Our whole lives we've been told to be good. But good seems to be only a matter of perspective. We must always remember that our enemies think that what they're doing is right. They think they are the hero; that we are the villains. Yet if we have proper epistemic utility, we must allow that they may be right! The choice between good and evil is not to say "I choose good"; it is to look at a set of facts and to determine which choice is the good choice.

During Christmas, I skyped with family and we played a discussion game. On each person's turn, we were asked a question that we had to honestly answer, not in a kneejerk way, but to really consider and answer truthfully in front of our family. The card I was dealt asked me about mistakes I had made in 2020. The big one was obvious: I almost died because I had not been properly getting checked up medically. But the other mistake was potentially just as grave: I had not been properly considering the value of actively helping to enact social justice.

Those who know me well will understand that I am still very much thinking through these things. I do not yet know to what extent we should value free open discussion over the comfort of people experiencing social inequity. I know only that either extreme seems wrong to me and that I will likely end up endorsing some middle position between them. But figuring out what actually is the good... That is a question that, once answered, may potentially redirect large amounts of intellectual and financial capital in the EA movement and beyond. As a communicator, I feel that if I am able to find a good middle ground, I may be able to help convince a large proportion of the EA community to take that middle ground seriously. But it is important that I get this right.

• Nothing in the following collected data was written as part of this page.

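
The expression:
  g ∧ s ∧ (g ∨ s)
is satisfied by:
  {s: True, g: True}


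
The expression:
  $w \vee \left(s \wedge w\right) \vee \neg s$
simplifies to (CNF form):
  $w \vee \neg s$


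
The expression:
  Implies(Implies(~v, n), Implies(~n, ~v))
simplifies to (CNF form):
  n | ~v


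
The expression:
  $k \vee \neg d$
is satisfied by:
  {k: True, d: False}
  {d: False, k: False}
  {d: True, k: True}


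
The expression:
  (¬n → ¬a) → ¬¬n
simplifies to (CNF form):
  a ∨ n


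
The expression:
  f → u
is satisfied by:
  {u: True, f: False}
  {f: False, u: False}
  {f: True, u: True}


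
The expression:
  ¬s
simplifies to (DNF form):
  ¬s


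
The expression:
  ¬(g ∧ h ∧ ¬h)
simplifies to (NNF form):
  True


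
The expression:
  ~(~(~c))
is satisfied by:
  {c: False}


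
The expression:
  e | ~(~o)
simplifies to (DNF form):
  e | o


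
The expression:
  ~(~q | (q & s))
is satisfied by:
  {q: True, s: False}


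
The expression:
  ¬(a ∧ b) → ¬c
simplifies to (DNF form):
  (a ∧ b) ∨ ¬c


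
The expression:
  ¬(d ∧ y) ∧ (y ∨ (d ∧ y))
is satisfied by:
  {y: True, d: False}


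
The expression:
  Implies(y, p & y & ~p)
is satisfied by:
  {y: False}


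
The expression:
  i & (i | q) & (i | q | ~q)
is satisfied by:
  {i: True}


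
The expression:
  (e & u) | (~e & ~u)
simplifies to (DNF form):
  (e & u) | (~e & ~u)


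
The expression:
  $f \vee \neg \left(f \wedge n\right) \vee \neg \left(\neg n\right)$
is always true.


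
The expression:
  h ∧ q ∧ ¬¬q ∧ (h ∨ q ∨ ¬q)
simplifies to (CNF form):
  h ∧ q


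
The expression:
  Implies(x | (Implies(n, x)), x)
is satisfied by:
  {n: True, x: True}
  {n: True, x: False}
  {x: True, n: False}


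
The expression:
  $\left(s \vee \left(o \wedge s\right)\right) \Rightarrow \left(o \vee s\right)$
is always true.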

I told my family that I was having this problem. That knowing that you want to do the right thing is not enough; the hard part is figuring out what the right thing even is. It's especially difficult when the arguments on one side are well written, competently organized, and internally consistent; while the other side purports to give its best face through a racial equity workshop where the trainer talked about their astrological sign, an insistence that marginalized people feel unsafe even among people who are doing their best to be considerate of racial equity merely because they publicly recognized the achievements of someone else who isn't considerate, and who continually push for the idea that direct impact dominates intent when it comes to support of white supremacist institutional structures, regardless of any other externalities. Quite frankly, it is difficult to take one of these sides seriously given how poor their most-often presented arguments seem to be. Yet (ironically) when I look past the impact of their arguments and instead look to their intent -- when I see their suffering and inability to construct a good argument as to why they are affected so much -- it makes me want to delve deeper, to look further, to seek out what I'm missing. Meanwhile, the other side seems so smug. So uncaring. It's as though on the one hand one side seems to be obviously true, and yet simultaneously the other side seems to also be equally obviously true. The contradiction is striking.

Good seems to only be a matter of perspective. To see clearly, we must disregard status quo bias. Imagine that you're starting from scratch. Look to the consequences. If you must aim solely for greatest utility, then you must properly value fairness to avoid utility monsters. Don't fall for Pascal's mugging. Don't overvalue pithiness. Notice confusion. Do check with someone you trust to see if you've made a mistake in your logic. Set aside how you feel when going through logic, but trust your feelings as an alarm bell if it tells you that something is wrong. Remember, though, that sometimes the error is in the alarm system, not the logic. If your conclusion will seem to harm your public image too greatly, then your temporal discounts are probably too high. Just because one of the sides claims loudly to be the good side does not make it so; but also if they can do so with a straight face then you should value that as evidence that they are in fact doing mostly good things. Overall, we must come to a decision eventually, so don't keep retreading old ground. It is difficult, but we must make the choice to be good. We must.